WASHINGTON — Consumers, businesses and investors are facing an era of higher borrowing costs as some of the lowest global interest rates in modern history begin to rise.
Yet the message from most economists is a reassuring one: Rates won’t likely climb fast or high enough to inflict much damage on economic recoveries in the United States or Europe. Borrowers and investors may feel some short-term pain but should manage fine in the long run.
Part of the reason for the optimism is that rising rates themselves are a healthy sign: They mean that U.S. and European economies are strengthening, people are spending, companies are hiring and prices are starting to rise at more normal rates. The risk of too-low inflation — which typically slows spending and makes loan repayments costlier — has receded.
“There is an economic normalization taking place around the world,” says Eric Lascelles, chief economist at RBC Global Asset Management.
For people who depend on interest income from savings accounts or certificates of deposit, higher rates offer at least a little relief from the punishingly low rates of recent years. Businesses and consumers will face modestly higher loan payments.
At their policy meeting this week, Federal Reserve policymakers are sure to discuss their timetable for raising short-term rates from record lows, where they’ve been since 2008. Most analysts foresee the first hike in September, with additional increases occurring very gradually.
Even when the Fed raises short-term rates, longer-term rates — which more directly affect individuals and businesses — won’t necessarily follow in lockstep. Longer-term rates are determined by investors. As long as inflation appears under control, economies seem sturdier and investments generally safe, long-term rates should remain low by historical standards.
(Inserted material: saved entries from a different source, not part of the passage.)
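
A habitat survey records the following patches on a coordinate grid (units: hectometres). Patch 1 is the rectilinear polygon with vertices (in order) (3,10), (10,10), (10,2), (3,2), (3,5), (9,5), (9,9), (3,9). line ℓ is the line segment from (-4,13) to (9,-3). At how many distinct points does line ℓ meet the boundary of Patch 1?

2

The segment meets the boundary at (3,4.385), (4.938,2).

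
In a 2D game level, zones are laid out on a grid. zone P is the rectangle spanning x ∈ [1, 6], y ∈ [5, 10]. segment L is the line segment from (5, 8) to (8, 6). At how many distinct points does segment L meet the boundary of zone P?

1

The segment meets the boundary at (6,7.333).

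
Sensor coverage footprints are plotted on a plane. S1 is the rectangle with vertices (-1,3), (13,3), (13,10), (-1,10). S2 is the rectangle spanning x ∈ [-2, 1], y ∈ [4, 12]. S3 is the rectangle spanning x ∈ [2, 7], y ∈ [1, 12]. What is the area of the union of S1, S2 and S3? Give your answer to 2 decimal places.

By inclusion–exclusion:
Individual areas: |S1| = 98, |S2| = 24, |S3| = 55.
|S1∩S2|: x∈[-1,1], y∈[4,10] → 2·6 = 12.
|S1∩S3|: x∈[2,7], y∈[3,10] → 5·7 = 35.
|S2∩S3| = 0 (no overlap).
|S1∩S2∩S3| = 0.
|S1 ∪ S2 ∪ S3| = 177 − 47 + 0 = 130.00.

130.00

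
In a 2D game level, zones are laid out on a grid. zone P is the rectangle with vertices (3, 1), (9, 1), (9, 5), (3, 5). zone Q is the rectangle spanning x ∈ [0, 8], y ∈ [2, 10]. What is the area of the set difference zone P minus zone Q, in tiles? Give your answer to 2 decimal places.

|zone P∩zone Q|: x∈[3,8], y∈[2,5] → 5·3 = 15.
|zone P| = 24.
|zone P ∖ zone Q| = |zone P| − |zone P∩zone Q| = 24 − 15 = 9.00.

9.00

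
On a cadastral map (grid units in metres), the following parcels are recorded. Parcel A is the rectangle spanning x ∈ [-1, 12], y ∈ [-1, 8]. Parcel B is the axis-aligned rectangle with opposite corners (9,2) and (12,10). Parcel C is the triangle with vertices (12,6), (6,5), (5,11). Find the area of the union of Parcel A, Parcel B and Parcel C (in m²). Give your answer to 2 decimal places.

128.54

By inclusion–exclusion:
Individual areas: |Parcel A| = 117, |Parcel B| = 24, |Parcel C| = 18.5.
|Parcel A∩Parcel B|: x∈[9,12], y∈[2,8] → 3·6 = 18.
|Parcel A∩Parcel C| = 12.95.
|Parcel B∩Parcel C| = 3.9643.
|Parcel A∩Parcel B∩Parcel C| = 3.95.
|Parcel A ∪ Parcel B ∪ Parcel C| = 159.5 − 34.9143 + 3.95 = 128.54.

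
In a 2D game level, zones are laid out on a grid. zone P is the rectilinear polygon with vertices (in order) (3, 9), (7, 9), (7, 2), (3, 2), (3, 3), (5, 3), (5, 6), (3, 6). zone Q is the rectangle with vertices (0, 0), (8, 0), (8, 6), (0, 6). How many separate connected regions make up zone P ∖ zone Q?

1

zone P ∖ zone Q is a single connected region.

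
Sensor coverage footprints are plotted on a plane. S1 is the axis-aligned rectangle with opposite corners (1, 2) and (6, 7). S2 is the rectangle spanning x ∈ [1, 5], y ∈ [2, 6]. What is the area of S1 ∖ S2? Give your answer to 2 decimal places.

|S1∩S2|: x∈[1,5], y∈[2,6] → 4·4 = 16.
|S1| = 25.
|S1 ∖ S2| = |S1| − |S1∩S2| = 25 − 16 = 9.00.

9.00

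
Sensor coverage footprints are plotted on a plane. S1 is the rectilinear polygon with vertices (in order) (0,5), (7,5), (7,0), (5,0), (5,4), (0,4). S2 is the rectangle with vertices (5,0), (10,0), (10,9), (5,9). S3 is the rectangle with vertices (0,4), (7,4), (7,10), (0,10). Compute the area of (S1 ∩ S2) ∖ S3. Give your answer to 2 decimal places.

|S1 ∩ S2| = 10.
|(S1 ∩ S2) ∩ S3| = 2.
|(S1 ∩ S2) ∖ S3| = 10 − 2 = 8.00.

8.00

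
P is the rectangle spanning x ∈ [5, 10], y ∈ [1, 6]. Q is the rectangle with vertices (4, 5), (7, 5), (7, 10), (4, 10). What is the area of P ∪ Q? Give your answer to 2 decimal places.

By inclusion–exclusion:
Individual areas: |P| = 25, |Q| = 15.
|P∩Q|: x∈[5,7], y∈[5,6] → 2·1 = 2.
|P ∪ Q| = 40 − 2 = 38.00.

38.00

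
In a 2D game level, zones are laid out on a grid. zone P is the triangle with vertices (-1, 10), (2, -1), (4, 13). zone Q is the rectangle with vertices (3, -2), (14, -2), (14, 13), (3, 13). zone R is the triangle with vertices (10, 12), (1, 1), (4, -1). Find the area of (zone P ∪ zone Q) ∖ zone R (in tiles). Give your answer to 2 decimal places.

|zone P ∪ zone Q| = 193.8.
|(zone P ∪ zone Q) ∩ zone R| = 23.2704.
|(zone P ∪ zone Q) ∖ zone R| = 193.8 − 23.2704 = 170.53.

170.53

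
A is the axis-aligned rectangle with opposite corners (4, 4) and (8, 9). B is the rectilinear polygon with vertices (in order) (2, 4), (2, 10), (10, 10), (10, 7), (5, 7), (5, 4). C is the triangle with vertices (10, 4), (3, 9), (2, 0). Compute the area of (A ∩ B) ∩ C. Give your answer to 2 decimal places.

The region (A ∩ B) ∩ C is the polygon with vertices (5,7), (5,4), (4,4), (4,8.286), (5.8,7).
By the shoelace formula its area is 4.16.

4.16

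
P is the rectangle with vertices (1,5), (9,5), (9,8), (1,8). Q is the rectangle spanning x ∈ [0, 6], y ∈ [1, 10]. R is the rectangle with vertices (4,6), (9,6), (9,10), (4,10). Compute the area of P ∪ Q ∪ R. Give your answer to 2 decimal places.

69.00

By inclusion–exclusion:
Individual areas: |P| = 24, |Q| = 54, |R| = 20.
|P∩Q|: x∈[1,6], y∈[5,8] → 5·3 = 15.
|P∩R|: x∈[4,9], y∈[6,8] → 5·2 = 10.
|Q∩R|: x∈[4,6], y∈[6,10] → 2·4 = 8.
|P∩Q∩R| = 4.
|P ∪ Q ∪ R| = 98 − 33 + 4 = 69.00.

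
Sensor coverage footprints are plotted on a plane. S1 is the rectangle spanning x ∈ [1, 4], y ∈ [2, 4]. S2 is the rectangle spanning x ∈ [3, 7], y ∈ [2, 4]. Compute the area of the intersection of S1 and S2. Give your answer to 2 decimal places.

2.00

|S1∩S2|: x∈[3,4], y∈[2,4] → 1·2 = 2.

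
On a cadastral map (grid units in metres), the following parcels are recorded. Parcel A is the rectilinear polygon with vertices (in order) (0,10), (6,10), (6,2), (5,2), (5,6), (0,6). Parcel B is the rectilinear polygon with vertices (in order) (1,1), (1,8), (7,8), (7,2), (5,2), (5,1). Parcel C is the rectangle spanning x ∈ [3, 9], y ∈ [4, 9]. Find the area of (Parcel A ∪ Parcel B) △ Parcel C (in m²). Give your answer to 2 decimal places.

46.00

|Parcel A ∪ Parcel B| = 54.
|(Parcel A ∪ Parcel B) ∩ Parcel C| = 19.
|(Parcel A ∪ Parcel B) △ Parcel C| = 54 + 30 − 38 = 46.00.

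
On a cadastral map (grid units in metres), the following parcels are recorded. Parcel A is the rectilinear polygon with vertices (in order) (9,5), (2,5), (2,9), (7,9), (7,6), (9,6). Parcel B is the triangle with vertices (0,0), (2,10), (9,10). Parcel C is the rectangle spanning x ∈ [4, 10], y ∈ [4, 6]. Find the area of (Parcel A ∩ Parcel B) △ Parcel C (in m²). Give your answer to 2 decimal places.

26.63

|Parcel A ∩ Parcel B| = 16.5278.
|(Parcel A ∩ Parcel B) ∩ Parcel C| = 0.95.
|(Parcel A ∩ Parcel B) △ Parcel C| = 16.5278 + 12 − 1.9 = 26.63.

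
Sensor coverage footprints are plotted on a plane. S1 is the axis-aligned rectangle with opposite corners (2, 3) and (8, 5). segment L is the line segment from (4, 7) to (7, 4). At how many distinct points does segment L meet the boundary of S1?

The segment meets the boundary at (6,5).

1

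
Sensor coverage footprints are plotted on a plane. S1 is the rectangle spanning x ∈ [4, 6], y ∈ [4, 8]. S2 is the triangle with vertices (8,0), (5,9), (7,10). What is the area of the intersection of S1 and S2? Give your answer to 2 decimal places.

The intersection is the polygon with vertices (6,8), (6,6), (5.333,8).
By the shoelace formula its area is 0.67.

0.67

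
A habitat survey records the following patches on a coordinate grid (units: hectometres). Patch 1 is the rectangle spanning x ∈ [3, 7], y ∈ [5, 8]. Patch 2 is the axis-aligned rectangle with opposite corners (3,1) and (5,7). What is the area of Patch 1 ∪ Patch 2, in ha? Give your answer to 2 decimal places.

20.00

By inclusion–exclusion:
Individual areas: |Patch 1| = 12, |Patch 2| = 12.
|Patch 1∩Patch 2|: x∈[3,5], y∈[5,7] → 2·2 = 4.
|Patch 1 ∪ Patch 2| = 24 − 4 = 20.00.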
Even if Greece defaulted on its loans and rattled European markets, many nervous investors would shift money into the safety of U.S. Treasurys, which would drive U.S. yields back down.
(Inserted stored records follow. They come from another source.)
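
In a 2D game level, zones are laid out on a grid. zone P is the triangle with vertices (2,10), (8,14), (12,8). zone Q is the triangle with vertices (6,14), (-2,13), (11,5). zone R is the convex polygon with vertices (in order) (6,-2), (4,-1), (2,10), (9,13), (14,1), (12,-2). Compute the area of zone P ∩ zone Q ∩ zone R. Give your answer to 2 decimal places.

10.85

The intersection is the polygon with vertices (9,8.6), (3.296,9.741), (2.516,10.221), (7.026,12.154).
By the shoelace formula its area is 10.85.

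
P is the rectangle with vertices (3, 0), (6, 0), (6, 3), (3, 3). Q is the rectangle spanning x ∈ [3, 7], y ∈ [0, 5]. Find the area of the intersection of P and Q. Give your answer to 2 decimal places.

|P∩Q|: x∈[3,6], y∈[0,3] → 3·3 = 9.

9.00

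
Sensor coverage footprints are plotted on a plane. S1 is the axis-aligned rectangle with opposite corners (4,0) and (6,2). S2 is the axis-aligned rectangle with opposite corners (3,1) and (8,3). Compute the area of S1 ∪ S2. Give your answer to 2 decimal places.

12.00

By inclusion–exclusion:
Individual areas: |S1| = 4, |S2| = 10.
|S1∩S2|: x∈[4,6], y∈[1,2] → 2·1 = 2.
|S1 ∪ S2| = 14 − 2 = 12.00.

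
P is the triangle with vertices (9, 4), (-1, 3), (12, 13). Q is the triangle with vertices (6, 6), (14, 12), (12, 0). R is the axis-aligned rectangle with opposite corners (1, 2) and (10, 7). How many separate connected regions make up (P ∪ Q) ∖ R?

(P ∪ Q) ∖ R splits into 2 disjoint pieces (area 1.3385, area 44.5111).

2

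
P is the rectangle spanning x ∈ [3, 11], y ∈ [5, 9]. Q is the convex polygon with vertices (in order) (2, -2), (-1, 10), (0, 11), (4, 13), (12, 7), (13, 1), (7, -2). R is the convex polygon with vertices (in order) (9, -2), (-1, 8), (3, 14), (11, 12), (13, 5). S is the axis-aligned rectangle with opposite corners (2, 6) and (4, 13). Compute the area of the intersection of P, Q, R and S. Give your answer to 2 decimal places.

The intersection is the polygon with vertices (3,9), (4,9), (4,6), (3,6).
By the shoelace formula its area is 3.00.

3.00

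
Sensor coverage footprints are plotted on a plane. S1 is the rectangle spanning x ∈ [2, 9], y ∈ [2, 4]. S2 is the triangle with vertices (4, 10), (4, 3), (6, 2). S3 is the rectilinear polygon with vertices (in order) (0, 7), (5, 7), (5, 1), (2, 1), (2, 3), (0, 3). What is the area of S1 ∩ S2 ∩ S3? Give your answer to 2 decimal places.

1.25

The intersection is the polygon with vertices (4,3), (4,4), (5,4), (5,2.5).
By the shoelace formula its area is 1.25.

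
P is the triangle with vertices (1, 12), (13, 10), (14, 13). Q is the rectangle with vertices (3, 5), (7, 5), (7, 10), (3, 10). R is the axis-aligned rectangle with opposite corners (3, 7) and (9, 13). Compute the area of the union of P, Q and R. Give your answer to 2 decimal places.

55.69

By inclusion–exclusion:
Individual areas: |P| = 19, |Q| = 20, |R| = 36.
|P∩Q| = 0.
|P∩R| = 7.3077.
|Q∩R|: x∈[3,7], y∈[7,10] → 4·3 = 12.
|P∩Q∩R| = 0.
|P ∪ Q ∪ R| = 75 − 19.3077 + 0 = 55.69.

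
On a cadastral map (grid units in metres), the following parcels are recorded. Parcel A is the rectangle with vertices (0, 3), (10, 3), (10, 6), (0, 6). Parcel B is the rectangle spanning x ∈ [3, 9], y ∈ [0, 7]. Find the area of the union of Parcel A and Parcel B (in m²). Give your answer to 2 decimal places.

54.00

By inclusion–exclusion:
Individual areas: |Parcel A| = 30, |Parcel B| = 42.
|Parcel A∩Parcel B|: x∈[3,9], y∈[3,6] → 6·3 = 18.
|Parcel A ∪ Parcel B| = 72 − 18 = 54.00.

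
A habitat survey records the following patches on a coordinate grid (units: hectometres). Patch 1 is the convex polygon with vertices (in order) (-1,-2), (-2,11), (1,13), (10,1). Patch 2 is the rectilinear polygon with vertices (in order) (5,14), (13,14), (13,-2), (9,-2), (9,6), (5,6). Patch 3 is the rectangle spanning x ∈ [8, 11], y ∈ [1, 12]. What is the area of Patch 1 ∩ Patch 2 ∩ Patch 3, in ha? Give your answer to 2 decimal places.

0.67

The intersection is the polygon with vertices (9,2.333), (10,1), (9,1).
By the shoelace formula its area is 0.67.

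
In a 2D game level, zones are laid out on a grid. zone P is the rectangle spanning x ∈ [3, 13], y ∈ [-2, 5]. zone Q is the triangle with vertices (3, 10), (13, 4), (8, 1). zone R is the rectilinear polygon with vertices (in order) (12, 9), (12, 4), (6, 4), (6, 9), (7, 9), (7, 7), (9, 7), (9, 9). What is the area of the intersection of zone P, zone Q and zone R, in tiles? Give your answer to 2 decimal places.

5.77

The intersection is the polygon with vertices (12,4.6), (12,4), (6.333,4), (6,4.6), (6,5), (11.333,5).
By the shoelace formula its area is 5.77.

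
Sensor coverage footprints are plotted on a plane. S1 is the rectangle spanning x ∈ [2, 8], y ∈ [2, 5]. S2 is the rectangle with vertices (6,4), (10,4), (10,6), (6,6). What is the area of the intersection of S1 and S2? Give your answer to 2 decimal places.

2.00

|S1∩S2|: x∈[6,8], y∈[4,5] → 2·1 = 2.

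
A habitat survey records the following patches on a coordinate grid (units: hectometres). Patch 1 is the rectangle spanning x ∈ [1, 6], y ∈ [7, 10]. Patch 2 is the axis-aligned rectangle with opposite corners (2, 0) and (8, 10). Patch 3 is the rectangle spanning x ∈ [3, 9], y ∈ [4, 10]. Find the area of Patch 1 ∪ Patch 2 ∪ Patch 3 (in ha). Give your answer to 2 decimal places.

69.00

By inclusion–exclusion:
Individual areas: |Patch 1| = 15, |Patch 2| = 60, |Patch 3| = 36.
|Patch 1∩Patch 2|: x∈[2,6], y∈[7,10] → 4·3 = 12.
|Patch 1∩Patch 3|: x∈[3,6], y∈[7,10] → 3·3 = 9.
|Patch 2∩Patch 3|: x∈[3,8], y∈[4,10] → 5·6 = 30.
|Patch 1∩Patch 2∩Patch 3| = 9.
|Patch 1 ∪ Patch 2 ∪ Patch 3| = 111 − 51 + 9 = 69.00.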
For now, though, rates are climbing in financial markets. Since mid-April, the yields on 10-year U.S. Treasurys have gone from 1.85 percent to 2.36 percent. Yields on 10-year German bonds surged 10-fold, from essentially zero (0.075 percent) to nearly 0.83 percent. Yields on Spanish 10-year bonds have gone from 1.45 per cent to over 2.40 percent.
In recent years, rates have risen for one reason for another, only to retreat again. Economists, confounded by the persistence of super-low rates, cautiously predict that rates are headed up for real this time — though they don’t see rates rising in a straight line.
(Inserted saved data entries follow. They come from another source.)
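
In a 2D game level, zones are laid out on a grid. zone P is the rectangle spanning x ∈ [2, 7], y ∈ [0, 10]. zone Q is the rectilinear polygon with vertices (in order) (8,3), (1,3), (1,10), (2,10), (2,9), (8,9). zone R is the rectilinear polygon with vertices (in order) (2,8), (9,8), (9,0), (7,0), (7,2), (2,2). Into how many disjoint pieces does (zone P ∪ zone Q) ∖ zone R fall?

2

(zone P ∪ zone Q) ∖ zone R splits into 2 disjoint pieces (area 10, area 18).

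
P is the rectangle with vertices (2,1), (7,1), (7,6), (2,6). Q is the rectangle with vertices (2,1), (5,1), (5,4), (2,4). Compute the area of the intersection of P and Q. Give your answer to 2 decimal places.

|P∩Q|: x∈[2,5], y∈[1,4] → 3·3 = 9.

9.00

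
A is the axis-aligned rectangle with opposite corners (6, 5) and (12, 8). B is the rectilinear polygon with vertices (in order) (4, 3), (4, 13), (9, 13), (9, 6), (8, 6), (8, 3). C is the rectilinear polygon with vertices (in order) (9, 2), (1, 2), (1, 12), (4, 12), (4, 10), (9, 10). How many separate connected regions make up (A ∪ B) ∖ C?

(A ∪ B) ∖ C splits into 2 disjoint pieces (area 9, area 15).

2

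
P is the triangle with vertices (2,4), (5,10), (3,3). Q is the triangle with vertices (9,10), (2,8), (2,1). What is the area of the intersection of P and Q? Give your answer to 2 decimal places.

The intersection is the polygon with vertices (4.333,8.667), (4.644,8.756), (3,3), (2,4).
By the shoelace formula its area is 4.32.

4.32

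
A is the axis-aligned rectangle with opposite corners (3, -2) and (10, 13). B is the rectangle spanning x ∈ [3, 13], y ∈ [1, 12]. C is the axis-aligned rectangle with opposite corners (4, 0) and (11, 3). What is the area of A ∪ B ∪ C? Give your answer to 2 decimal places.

By inclusion–exclusion:
Individual areas: |A| = 105, |B| = 110, |C| = 21.
|A∩B|: x∈[3,10], y∈[1,12] → 7·11 = 77.
|A∩C|: x∈[4,10], y∈[0,3] → 6·3 = 18.
|B∩C|: x∈[4,11], y∈[1,3] → 7·2 = 14.
|A∩B∩C| = 12.
|A ∪ B ∪ C| = 236 − 109 + 12 = 139.00.

139.00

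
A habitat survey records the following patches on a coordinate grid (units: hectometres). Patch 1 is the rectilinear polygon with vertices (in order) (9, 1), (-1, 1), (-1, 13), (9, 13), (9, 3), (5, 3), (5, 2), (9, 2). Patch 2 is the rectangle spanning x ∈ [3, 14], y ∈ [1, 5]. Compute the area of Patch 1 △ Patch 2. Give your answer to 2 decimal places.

|Patch 1| = 116, |Patch 2| = 44, |Patch 1∩Patch 2| = 20.
|Patch 1 △ Patch 2| = |Patch 1| + |Patch 2| − 2·|Patch 1∩Patch 2| = 116 + 44 − 40 = 120.00.

120.00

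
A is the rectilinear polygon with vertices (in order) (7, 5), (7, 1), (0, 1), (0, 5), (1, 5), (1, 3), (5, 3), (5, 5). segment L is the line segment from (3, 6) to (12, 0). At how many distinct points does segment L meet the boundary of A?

The segment meets the boundary at (7,3.333), (5,4.667).

2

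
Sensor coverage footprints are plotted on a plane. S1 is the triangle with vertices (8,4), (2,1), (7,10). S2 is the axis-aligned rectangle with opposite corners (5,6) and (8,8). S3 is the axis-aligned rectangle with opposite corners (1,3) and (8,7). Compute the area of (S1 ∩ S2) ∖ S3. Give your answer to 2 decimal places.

|S1 ∩ S2| = 4.2889.
|(S1 ∩ S2) ∩ S3| = 2.4833.
|(S1 ∩ S2) ∖ S3| = 4.2889 − 2.4833 = 1.81.

1.81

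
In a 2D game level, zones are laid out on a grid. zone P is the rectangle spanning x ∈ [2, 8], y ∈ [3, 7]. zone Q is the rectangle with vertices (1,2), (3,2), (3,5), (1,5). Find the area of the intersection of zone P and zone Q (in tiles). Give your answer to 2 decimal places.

2.00

|zone P∩zone Q|: x∈[2,3], y∈[3,5] → 1·2 = 2.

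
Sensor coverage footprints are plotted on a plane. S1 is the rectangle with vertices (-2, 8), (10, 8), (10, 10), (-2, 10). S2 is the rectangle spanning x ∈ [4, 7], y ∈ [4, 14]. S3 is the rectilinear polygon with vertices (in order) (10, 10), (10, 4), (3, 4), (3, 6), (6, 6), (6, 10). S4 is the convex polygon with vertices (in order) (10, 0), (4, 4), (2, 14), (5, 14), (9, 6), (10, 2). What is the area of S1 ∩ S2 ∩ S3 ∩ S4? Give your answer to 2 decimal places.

The intersection is the polygon with vertices (6,8), (6,10), (7,10), (7,8).
By the shoelace formula its area is 2.00.

2.00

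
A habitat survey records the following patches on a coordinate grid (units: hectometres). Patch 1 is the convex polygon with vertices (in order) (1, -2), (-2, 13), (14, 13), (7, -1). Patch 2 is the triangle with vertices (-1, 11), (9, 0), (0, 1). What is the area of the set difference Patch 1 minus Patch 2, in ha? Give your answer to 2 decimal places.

115.49

|Patch 1| = 158.5, |Patch 1∩Patch 2| = 43.0109.
|Patch 1 ∖ Patch 2| = |Patch 1| − |Patch 1∩Patch 2| = 158.5 − 43.0109 = 115.49.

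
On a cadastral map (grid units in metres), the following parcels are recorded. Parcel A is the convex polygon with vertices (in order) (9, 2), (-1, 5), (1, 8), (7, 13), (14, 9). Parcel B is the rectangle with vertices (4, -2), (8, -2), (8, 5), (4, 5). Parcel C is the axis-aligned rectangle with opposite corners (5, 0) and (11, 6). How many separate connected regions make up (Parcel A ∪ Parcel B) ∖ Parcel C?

(Parcel A ∪ Parcel B) ∖ Parcel C is a single connected region.

1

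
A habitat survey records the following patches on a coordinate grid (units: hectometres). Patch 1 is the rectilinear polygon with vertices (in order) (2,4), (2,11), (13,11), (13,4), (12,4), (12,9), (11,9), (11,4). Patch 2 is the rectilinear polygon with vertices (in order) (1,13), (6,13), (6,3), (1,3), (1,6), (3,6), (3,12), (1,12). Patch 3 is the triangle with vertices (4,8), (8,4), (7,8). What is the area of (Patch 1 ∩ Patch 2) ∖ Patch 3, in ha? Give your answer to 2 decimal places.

21.00

|Patch 1 ∩ Patch 2| = 23.
|(Patch 1 ∩ Patch 2) ∩ Patch 3| = 2.
|(Patch 1 ∩ Patch 2) ∖ Patch 3| = 23 − 2 = 21.00.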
“We’re all a bit wary about making bold statements,” Lascelles says.
Why should this time be any different? In the developed world, economies appear more durable.
The 19 economies that use the euro currency are expected to grow a collective 1.5 percent this year, up from 0.9 percent in 2014. They’ve been helped by a big drop in oil prices and in the value of the euro — a trend that helps European exporters by making their goods more affordable overseas.
Early this year, investors had grown fearful that Europe faced a growth-killing deflationary spiral in which consumers and businesses might delay spending in anticipation of lower prices later. As Europe’s prospects have improved, those fears have eased.
“We have turned the corner,” says Jacob Kirkegaard, senior fellow at the Peterson Institute for International Economics. “There is a degree of normalcy returning to the financial system of Europe.”
Japan’s economy will grow 1 percent this year after shrinking 0.1 percent last year, the International Monetary Fund forecasts.
In the United Sates, after icy weather and a West Coast labor dispute killed growth from January through March, the economy is expected to expand 2.5 percent in 2015, the IMF predicts.
That isn’t much better than the 2.4 percent growth last year. But the U.S. job market is humming. Employers have added nearly 3.1 million in the past 12 months — a pace not seen since the boom years of 1998-to-mid-2000. U.S. unemployment was 5.5 percent in May, compared with 6.3 percent a year earlier.
That said, rising rates are starting to affect consumers. In the United States, the average rate on 30-year fixed mortgage last week reached its highest level (4.04 percent) since November. Homeowners with adjustable rate mortgages should probably try to lock in a fixed-rate mortgages before rates go much higher.
“Adjustable rate mortgages are at the lowest level they can be,” says Greg McBride, chief financial analyst at Bankrate.com. “Those rates will only go up.”
He adds: “If you have credit-card debt, grab one of those zero rate or other promotional offers now so you can accelerate the repayment of your balance. Once rates start to rise, those zero-rate offers will become fewer and far between.”
Investors, who have grown used to cheap money, may lose confidence in a new era of rising rates. But McBride and other analysts don’t see rates rising dramatically unless the economy were to suddenly surge and ignite inflation. For now, inflation is running well below the 2 percent level that the Fed and the European Central Bank like to see.
“Yields are going to rise,” says Megan Greene, chief economist at John Hancock Financial Services. “But they’re going to rise more slowly than everybody expects.”